Functionalization of Graphene Oxide Generates a Unique Interface for Selective Serum Protein Interactions

Potential toxicity and risk of inducing allergy and inflammation have always been a great concern of using nanomaterials in biomedicine. In this work, we investigate the serum behaviors of graphene oxide (GO) and how such behaviors are affected by its surface modification such as PEGylation. The results show that, when incubated with human sera, unfunctionalized GO adsorbs a significant amount of serum proteins and strongly induces complement C3 cleavage (part of the complement activation cascade), generating C3a/C3a(des-Arg), an anaphylatoxin involved in local inflammatory responses, whereas PEGylated nano-GO (nGO-PEG) exhibits dramatic reductions in both protein binding in general and complement C3 activation. Moreover, we uncover that PEGylation on GO nanosheets apparently generates an interesting nanointerface, evidenced by the acquired certain selectivity and increased binding capacities of nGO-PEG toward a few serum proteins.
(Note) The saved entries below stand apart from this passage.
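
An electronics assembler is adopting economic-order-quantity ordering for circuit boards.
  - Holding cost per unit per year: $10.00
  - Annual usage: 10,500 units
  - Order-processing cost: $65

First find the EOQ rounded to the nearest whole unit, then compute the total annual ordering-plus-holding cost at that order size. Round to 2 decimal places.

$3,694.59

EOQ = √(2DS/H) = √(2 × 10,500 × 65 / 10)
    = √(136,500.00) ≈ 369.46 → Q = 369 units
Orders/yr = 10,500/369 = 28.455; ordering cost = 28.455 × $65 = $1,849.59
Average inventory = 369/2 = 184.5; holding cost = 184.5 × $10 = $1,845.00
Total = $1,849.59 + $1,845.00 = $3,694.59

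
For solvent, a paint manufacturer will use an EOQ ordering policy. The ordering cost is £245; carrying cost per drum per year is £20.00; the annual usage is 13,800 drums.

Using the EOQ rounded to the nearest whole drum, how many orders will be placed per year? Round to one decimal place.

2DS/H = 2·13,800·245/20 = 338,100.00
EOQ = √338,100.00 ≈ 581.46 → Q = 581
N = D/Q = 13,800/581 ≈ 23.752 orders/yr

23.8 orders per year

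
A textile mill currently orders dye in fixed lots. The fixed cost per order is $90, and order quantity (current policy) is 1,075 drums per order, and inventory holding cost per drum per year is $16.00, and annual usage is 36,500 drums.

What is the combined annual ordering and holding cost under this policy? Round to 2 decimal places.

$11,655.81

Ordering: D/Q × S = 36,500/1,075 × $90 = $3,055.81
Holding:  Q/2 × H = 1,075/2 × $16 = $8,600.00
Total = $3,055.81 + $8,600.00 = $11,655.81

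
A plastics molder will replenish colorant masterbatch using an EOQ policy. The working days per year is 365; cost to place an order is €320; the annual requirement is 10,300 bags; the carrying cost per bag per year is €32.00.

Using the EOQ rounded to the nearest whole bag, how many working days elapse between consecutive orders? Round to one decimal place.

Optimal lot size Q* = (2 × 10,300 × €320 / €32)^½ ≈ 453.87 → Q = 454 bags
T = Q/D × 365 days = 454/10,300 × 365 = 16.088 days

16.1 days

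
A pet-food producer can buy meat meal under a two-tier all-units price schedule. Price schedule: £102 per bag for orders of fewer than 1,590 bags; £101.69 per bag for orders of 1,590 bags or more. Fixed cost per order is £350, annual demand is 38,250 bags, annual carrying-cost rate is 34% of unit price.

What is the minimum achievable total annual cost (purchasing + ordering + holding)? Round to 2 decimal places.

£3,925,549.12

H₁ = 34%×£102 = £34.6800;  H₂ = 34%×£101.69 = £34.5746
EOQ₁ = √(2×38,250×350/34.6800) = 878.67  (< 1,590, feasible at tier 1)
EOQ₂ = √(2×38,250×350/34.5746) = 880.01  (< 1,590 → use Q = 1,590 at tier-2 price)
TC(tier 1 (EOQ₁), Q≈878.7) = £3,931,972.23
TC(tier 2, Q≈1,590.0) = £3,925,549.12
Minimum at tier 2: £3,925,549.12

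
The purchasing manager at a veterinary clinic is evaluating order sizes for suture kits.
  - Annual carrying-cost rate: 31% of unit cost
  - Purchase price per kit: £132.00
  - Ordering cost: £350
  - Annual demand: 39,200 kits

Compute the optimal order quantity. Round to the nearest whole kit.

819 kits

H = i·C = 0.31 × £132 = £40.9200 per kit-year
Q* = √(2·D·S / H) = √(2·39,200·350 / 40.92) = √670,576.7 ≈ 818.89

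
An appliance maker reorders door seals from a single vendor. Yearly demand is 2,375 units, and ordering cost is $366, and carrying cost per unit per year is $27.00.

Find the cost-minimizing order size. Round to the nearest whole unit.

EOQ = √(2DS/H) = √(2 × 2,375 × 366 / 27)
    = √(64,388.89) ≈ 253.75

254 units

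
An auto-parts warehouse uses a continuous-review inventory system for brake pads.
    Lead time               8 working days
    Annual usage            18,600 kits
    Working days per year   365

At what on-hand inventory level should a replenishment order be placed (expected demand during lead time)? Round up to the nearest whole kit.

408 kits

Daily demand d = 18,600 / 365 = 50.959 kits/day
Demand during lead time = 50.959 × 8 = 407.67
Reorder point = 407.67 → round up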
Further mass spectrometry analysis identifies six nGO-PEG binding proteins, four of which are immune-related factors, including C3a/C3a(des-Arg). A series of Western blot analysis demonstrate that nGO-PEG binds up to 2-fold amount of C3a/C3a(des-Arg) than unfunctionalized GO, and can efficiently decrease the level of C3a/C3a(des-Arg) in treated sera, preventing the normal interaction of C3a with its receptor. In a proof-of-concept experiment, we demonstrate that nGO-PEG may serve to help eliminate the C3a/C3a(des-Arg) induced by other nanomaterials such as as-made GO, indicating a new strategy to modulate the immune responses evoked by one nanomaterial through the addition of another type of nanomaterial. Our results highlight the great importance of nanobio interface in regulating the biological effects of nanomaterials.